Southern Coal Corporation announced this week it would begin massive callbacks and rehiring of miners in southwest Virginia, southern West Virginia, and Eastern Kentucky. Company officials say they have worked hard over the last month with several customers to help secure coal orders in order to save jobs as well as reopen mines closed earlier this year.
The impetus behind the rehirings comes with Southern Coal’s new multi-year agreement with American Electric Power, one of the nation’s largest utility providers.
“AEP is pleased to play a role in supporting economic development in southwest Virginia, southern West Virginia, and Eastern Kentucky,” said Nicholas K. Akins, President and CEO of American Electric Power. “We believe that it is important to maintain a diversified fuel mix for power generation, and that coal needs to continue to be part of that mix.
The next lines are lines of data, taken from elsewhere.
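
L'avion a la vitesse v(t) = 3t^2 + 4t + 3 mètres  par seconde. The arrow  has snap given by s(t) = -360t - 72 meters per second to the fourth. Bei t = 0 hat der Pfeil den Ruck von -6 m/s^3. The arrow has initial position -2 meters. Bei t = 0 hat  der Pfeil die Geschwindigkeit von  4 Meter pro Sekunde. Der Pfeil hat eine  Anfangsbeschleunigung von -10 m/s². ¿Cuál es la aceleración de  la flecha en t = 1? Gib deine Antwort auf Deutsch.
Wir müssen unsere Gleichung für den Snap s(t) = -360·t - 72 2-mal integrieren. Die Stammfunktion von dem Snap ist der Ruck. Mit j(0) = -6 erhalten wir j(t) = -180·t^2 - 72·t - 6. Die Stammfunktion von dem Ruck ist die Beschleunigung. Mit a(0) = -10 erhalten wir a(t) = -60·t^3 - 36·t^2 - 6·t - 10. Aus der Gleichung für die Beschleunigung a(t) = -60·t^3 - 36·t^2 - 6·t - 10, setzen wir t = 1 ein und erhalten a = -112.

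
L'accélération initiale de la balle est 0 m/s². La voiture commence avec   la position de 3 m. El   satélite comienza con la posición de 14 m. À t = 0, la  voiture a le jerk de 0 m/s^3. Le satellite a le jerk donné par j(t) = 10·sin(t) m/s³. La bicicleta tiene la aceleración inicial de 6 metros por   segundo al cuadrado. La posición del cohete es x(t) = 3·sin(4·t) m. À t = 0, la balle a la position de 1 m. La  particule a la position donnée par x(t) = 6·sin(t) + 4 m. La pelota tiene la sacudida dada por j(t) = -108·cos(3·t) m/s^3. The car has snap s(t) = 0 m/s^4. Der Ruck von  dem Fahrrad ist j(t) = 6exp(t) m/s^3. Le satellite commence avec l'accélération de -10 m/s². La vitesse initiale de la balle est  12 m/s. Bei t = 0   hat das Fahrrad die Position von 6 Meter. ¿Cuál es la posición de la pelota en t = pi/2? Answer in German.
Wir müssen das Integral unserer Gleichung für den Ruck j(t) = -108·cos(3·t) 3-mal finden. Das Integral von dem Ruck ist die Beschleunigung. Mit a(0) = 0 erhalten wir a(t) = -36·sin(3·t). Das Integral von der Beschleunigung, mit v(0) = 12, ergibt die Geschwindigkeit: v(t) = 12·cos(3·t). Durch Integration von der Geschwindigkeit und Verwendung der Anfangsbedingung x(0) = 1, erhalten wir x(t) = 4·sin(3·t) + 1. Aus der Gleichung für die Position x(t) = 4·sin(3·t) + 1, setzen wir t = pi/2 ein und erhalten x = -3.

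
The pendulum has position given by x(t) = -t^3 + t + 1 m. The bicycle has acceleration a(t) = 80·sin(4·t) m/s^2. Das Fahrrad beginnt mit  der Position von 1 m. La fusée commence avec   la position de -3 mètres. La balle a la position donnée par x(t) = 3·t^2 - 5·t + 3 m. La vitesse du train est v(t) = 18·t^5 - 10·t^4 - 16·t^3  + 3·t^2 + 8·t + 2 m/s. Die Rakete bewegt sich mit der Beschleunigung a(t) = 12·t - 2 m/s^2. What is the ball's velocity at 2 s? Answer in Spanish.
Debemos derivar nuestra ecuación de la posición x(t) = 3·t^2 - 5·t + 3 1 vez. Derivando la posición, obtenemos la velocidad: v(t) = 6·t - 5. Usando v(t) = 6·t - 5 y sustituyendo t = 2, encontramos v = 7.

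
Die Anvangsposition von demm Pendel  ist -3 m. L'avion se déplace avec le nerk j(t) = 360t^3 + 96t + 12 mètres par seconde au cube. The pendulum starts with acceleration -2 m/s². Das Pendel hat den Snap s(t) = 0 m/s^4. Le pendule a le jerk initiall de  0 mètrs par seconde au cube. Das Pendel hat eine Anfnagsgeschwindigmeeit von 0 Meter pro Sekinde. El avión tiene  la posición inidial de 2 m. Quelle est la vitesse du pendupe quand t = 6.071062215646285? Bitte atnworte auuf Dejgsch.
Wir müssen unsere Gleichung für den Snap s(t) = 0 3-mal integrieren. Mit ∫s(t)dt und Anwendung von j(0) = 0, finden wir j(t) = 0. Das Integral von dem Ruck ist die Beschleunigung. Mit a(0) = -2 erhalten wir a(t) = -2. Das Integral von der Beschleunigung, mit v(0) = 0, ergibt die Geschwindigkeit: v(t) = -2·t. Wir haben die Geschwindigkeit v(t) = -2·t. Durch Einsetzen von t = 6.071062215646285: v(6.071062215646285) = -12.1421244312926.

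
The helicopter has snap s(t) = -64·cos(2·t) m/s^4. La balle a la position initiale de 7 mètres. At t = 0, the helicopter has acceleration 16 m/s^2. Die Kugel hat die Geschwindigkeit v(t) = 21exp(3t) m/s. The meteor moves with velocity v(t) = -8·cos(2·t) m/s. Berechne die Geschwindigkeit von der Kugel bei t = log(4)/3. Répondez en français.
En utilisant v(t) = 21·exp(3·t) et en substituant t = log(4)/3, nous trouvons v = 84.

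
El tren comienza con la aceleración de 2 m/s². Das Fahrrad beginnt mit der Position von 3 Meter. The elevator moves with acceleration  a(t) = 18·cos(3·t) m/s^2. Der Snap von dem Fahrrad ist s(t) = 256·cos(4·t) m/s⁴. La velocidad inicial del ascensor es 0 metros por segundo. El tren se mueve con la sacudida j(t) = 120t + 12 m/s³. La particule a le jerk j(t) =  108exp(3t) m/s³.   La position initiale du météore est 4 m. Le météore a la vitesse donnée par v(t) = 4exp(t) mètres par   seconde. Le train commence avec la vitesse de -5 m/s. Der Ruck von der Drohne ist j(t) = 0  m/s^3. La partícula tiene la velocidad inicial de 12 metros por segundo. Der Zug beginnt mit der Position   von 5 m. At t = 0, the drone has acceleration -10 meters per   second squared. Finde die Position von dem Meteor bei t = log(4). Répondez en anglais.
Starting from velocity v(t) = 4·exp(t), we take 1 antiderivative. Integrating velocity and using the initial condition x(0) = 4, we get x(t) = 4·exp(t). Using x(t) = 4·exp(t) and substituting t = log(4), we find x = 16.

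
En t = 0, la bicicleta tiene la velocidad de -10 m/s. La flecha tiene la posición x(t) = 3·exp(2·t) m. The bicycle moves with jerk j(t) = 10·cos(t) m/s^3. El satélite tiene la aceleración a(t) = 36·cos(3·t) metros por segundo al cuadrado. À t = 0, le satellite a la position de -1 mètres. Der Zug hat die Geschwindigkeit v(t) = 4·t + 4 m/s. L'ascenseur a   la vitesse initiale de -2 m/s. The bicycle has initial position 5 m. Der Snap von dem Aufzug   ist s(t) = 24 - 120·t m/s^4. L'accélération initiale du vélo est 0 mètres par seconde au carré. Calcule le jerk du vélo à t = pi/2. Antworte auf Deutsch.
Wir haben den Ruck j(t) = 10·cos(t). Durch Einsetzen von t = pi/2: j(pi/2) = 0.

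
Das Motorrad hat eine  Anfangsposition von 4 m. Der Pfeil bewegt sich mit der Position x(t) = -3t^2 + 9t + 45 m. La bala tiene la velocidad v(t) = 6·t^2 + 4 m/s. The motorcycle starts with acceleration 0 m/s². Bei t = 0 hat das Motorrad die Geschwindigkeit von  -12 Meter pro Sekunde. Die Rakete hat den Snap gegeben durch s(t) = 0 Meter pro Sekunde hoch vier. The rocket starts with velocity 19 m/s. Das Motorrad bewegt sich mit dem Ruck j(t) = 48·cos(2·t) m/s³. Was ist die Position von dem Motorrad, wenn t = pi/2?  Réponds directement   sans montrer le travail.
Die Position bei t = pi/2 ist x = 4.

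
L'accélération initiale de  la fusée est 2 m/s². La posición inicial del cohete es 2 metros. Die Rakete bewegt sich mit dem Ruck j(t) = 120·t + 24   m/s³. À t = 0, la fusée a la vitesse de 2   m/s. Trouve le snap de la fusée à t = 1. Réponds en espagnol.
Debemos derivar nuestra ecuación de la sacudida j(t) = 120·t + 24 1 vez. Tomando d/dt de j(t), encontramos s(t) = 120. De la ecuación del snap s(t) = 120, sustituimos t = 1 para obtener s = 120.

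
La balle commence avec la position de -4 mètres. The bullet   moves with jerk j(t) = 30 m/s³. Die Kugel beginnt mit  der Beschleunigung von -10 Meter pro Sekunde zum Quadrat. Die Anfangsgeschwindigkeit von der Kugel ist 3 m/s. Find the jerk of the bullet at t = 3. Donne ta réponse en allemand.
Aus der Gleichung für den Ruck j(t) = 30, setzen wir t = 3 ein und erhalten j = 30.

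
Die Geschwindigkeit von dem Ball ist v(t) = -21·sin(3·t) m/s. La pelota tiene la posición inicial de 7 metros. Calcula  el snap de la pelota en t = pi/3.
Debemos derivar nuestra ecuación de la velocidad v(t) = -21·sin(3·t) 3 veces. La derivada de la velocidad da la aceleración: a(t) = -63·cos(3·t). Tomando d/dt de a(t), encontramos j(t) = 189·sin(3·t). La derivada de la sacudida da el snap: s(t) = 567·cos(3·t). Usando s(t) = 567·cos(3·t) y sustituyendo t = pi/3, encontramos s = -567.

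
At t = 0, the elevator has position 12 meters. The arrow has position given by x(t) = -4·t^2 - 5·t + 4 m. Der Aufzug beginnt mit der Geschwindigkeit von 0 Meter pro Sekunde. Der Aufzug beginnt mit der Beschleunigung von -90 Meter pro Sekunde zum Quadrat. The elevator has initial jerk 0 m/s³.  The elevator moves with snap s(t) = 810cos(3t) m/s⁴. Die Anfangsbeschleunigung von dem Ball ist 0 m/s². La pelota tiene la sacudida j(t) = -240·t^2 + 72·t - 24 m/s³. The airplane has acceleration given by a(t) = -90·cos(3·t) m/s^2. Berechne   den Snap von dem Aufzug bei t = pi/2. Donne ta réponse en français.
De l'équation du snap s(t) = 810·cos(3·t), nous substituons t = pi/2 pour obtenir s = 0.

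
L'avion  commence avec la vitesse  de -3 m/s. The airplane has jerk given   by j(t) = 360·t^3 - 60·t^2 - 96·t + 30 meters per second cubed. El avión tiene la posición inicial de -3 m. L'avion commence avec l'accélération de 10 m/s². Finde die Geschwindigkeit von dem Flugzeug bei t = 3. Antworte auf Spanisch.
Partiendo de la sacudida j(t) = 360·t^3 - 60·t^2 - 96·t + 30, tomamos 2 integrales. Integrando la sacudida y usando la condición inicial a(0) = 10, obtenemos a(t) = 90·t^4 - 20·t^3 - 48·t^2 + 30·t + 10. Integrando la aceleración y usando la condición inicial v(0) = -3, obtenemos v(t) = 18·t^5 - 5·t^4 - 16·t^3 + 15·t^2 + 10·t - 3. Usando v(t) = 18·t^5 - 5·t^4 - 16·t^3 + 15·t^2 + 10·t - 3 y sustituyendo t = 3, encontramos v = 3699.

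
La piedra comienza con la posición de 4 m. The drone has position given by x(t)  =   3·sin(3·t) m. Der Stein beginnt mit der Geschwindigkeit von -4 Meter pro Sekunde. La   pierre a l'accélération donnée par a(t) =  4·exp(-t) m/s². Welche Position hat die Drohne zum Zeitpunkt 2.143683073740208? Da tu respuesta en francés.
Nous avons la position x(t) = 3·sin(3·t). En substituant t = 2.143683073740208: x(2.143683073740208) = 0.441977079392536.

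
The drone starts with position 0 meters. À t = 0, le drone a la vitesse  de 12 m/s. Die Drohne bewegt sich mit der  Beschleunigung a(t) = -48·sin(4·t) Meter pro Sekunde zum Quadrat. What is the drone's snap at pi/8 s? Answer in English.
To solve this, we need to take 2 derivatives of our acceleration equation a(t) = -48·sin(4·t). Taking d/dt of a(t), we find j(t) = -192·cos(4·t). Taking d/dt of j(t), we find s(t) = 768·sin(4·t). Using s(t) = 768·sin(4·t) and substituting t = pi/8, we find s = 768.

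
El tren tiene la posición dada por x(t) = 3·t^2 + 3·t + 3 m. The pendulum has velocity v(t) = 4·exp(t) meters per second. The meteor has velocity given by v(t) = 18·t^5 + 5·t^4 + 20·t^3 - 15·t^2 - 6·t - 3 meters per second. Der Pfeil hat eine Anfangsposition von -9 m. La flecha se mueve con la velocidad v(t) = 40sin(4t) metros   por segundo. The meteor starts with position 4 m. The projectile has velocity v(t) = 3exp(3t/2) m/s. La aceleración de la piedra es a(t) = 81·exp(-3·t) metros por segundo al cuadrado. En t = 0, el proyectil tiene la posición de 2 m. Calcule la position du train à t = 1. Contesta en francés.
En utilisant x(t) = 3·t^2 + 3·t + 3 et en substituant t = 1, nous trouvons x = 9.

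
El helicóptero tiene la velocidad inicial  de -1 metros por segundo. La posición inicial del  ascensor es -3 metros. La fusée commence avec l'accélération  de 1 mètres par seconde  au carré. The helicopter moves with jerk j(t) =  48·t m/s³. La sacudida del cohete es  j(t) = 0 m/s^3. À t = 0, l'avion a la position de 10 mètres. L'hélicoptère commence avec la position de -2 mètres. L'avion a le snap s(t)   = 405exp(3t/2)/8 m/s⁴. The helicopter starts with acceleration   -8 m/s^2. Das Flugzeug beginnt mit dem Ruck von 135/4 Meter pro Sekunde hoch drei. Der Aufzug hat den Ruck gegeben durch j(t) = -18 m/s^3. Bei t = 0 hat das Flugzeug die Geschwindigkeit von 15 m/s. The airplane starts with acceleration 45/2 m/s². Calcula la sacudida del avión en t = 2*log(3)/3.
Debemos encontrar la antiderivada de nuestra ecuación del snap s(t) = 405·exp(3·t/2)/8 1 vez. La antiderivada del snap, con j(0) = 135/4, da la sacudida: j(t) = 135·exp(3·t/2)/4. De la ecuación de la sacudida j(t) = 135·exp(3·t/2)/4, sustituimos t = 2*log(3)/3 para obtener j = 405/4.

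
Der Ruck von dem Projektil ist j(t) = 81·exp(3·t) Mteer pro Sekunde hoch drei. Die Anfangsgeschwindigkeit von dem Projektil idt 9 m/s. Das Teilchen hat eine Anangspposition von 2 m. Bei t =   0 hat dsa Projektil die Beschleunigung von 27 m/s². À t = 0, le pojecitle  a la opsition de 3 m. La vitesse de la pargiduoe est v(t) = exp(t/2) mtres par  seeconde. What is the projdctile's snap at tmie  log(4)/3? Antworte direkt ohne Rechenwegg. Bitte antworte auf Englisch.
s(log(4)/3) = 972.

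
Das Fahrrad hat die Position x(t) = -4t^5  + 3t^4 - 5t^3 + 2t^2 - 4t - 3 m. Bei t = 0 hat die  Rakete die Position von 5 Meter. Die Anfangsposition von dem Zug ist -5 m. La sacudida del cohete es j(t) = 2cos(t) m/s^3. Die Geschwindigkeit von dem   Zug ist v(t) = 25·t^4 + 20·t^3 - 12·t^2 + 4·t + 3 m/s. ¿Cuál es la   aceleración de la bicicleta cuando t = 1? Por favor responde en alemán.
Ausgehend von der Position x(t) = -4·t^5 + 3·t^4 - 5·t^3 + 2·t^2 - 4·t - 3, nehmen wir 2 Ableitungen. Mit d/dt von x(t) finden wir v(t) = -20·t^4 + 12·t^3 - 15·t^2 + 4·t - 4. Durch Ableiten von der Geschwindigkeit erhalten wir die Beschleunigung: a(t) = -80·t^3 + 36·t^2 - 30·t + 4. Mit a(t) = -80·t^3 + 36·t^2 - 30·t + 4 und Einsetzen von t = 1, finden wir a = -70.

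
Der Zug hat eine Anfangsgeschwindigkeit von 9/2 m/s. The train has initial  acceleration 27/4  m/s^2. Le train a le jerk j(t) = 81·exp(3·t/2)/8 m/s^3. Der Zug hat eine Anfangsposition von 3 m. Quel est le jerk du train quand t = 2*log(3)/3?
Nous avons le jerk j(t) = 81·exp(3·t/2)/8. En substituant t = 2*log(3)/3: j(2*log(3)/3) = 243/8.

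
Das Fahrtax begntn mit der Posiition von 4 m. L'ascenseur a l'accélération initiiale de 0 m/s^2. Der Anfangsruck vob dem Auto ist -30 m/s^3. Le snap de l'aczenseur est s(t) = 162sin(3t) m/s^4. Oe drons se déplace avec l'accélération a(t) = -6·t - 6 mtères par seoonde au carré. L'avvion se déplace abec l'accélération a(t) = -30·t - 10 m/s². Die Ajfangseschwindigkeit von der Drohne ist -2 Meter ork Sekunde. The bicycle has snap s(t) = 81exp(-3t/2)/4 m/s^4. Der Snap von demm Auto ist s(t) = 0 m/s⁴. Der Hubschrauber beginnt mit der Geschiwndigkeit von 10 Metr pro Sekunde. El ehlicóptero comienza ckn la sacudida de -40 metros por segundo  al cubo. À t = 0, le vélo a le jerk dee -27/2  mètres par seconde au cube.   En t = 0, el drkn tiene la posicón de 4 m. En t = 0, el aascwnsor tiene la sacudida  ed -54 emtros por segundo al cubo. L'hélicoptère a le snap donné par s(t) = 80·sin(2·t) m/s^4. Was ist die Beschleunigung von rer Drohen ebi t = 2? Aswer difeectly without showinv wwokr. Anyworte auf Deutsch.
Die Antwort ist -18.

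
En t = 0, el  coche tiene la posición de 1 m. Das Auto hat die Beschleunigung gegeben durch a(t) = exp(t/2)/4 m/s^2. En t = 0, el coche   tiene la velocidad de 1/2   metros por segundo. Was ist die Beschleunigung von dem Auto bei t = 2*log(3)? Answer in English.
Using a(t) = exp(t/2)/4 and substituting t = 2*log(3), we find a = 3/4.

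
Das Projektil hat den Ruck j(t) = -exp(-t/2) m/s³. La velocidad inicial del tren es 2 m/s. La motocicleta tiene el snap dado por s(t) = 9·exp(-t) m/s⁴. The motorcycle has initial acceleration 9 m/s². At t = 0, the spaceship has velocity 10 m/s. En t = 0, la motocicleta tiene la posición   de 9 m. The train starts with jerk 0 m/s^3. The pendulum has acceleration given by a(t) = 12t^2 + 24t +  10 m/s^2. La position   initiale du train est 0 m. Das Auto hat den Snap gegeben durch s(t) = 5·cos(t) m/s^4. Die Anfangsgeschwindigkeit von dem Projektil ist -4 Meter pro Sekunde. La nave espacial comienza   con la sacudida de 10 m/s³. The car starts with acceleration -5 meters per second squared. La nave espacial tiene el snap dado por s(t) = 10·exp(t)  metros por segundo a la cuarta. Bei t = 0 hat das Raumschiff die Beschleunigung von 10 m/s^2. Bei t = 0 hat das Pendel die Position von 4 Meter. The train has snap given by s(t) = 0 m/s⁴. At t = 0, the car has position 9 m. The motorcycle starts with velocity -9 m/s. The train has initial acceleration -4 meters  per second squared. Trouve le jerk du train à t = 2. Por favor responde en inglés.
To find the answer, we compute 1 antiderivative of s(t) = 0. Taking ∫s(t)dt and applying j(0) = 0, we find j(t) = 0. From the given jerk equation j(t) = 0, we substitute t = 2 to get j = 0.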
This project will not only provide a secure source of reasonably priced fuel for our power plants, but it also will help fuel economic growth throughout Southwest Virginia, Southern West Virginia, and Eastern Kentucky.”
Gov. Steve Beshear was quick to laud the news. “Today’s announcement is a victory for the hard-working men and women and their families in the coal counties of Kentucky, West Virginia and Virginia. The number of jobs saved and created by this multi-year agreement will benefit our region for generations to come.”
“I’m proud to have worked with all the parties involved who stepped up and made this project a reality for so many. We wouldn’t be here today without the commitment of American Electric Power and its ongoing support of the coal industry and economic development growth,” said Beshear. “The same holds true for the diligent and active role Southern Coal Corporation and owners Jim and Jay Justice have shown throughout this process. The coal industry is important to us all, which is why I applaud this partnership and its economic impact to Kentucky and our neighboring states.”
The news comes just as other coal-related enterprises are closing their doors. Kentucky engineering firm Summit Engineering Inc., of Pikeville, announced Monday it would be closing its office in Wise, Va.
Summit has over 125 employees in total, including those at the Wise office who are expected to be relocated to other offices where there is opportunity.
Based in Roanoke, Va., Southern Coal will employ more than 1,700 people directly, and is expected to produce 9 million tons in 2013 from mines in Virginia, Kentucky, West Virginia, Tennessee and Alabama.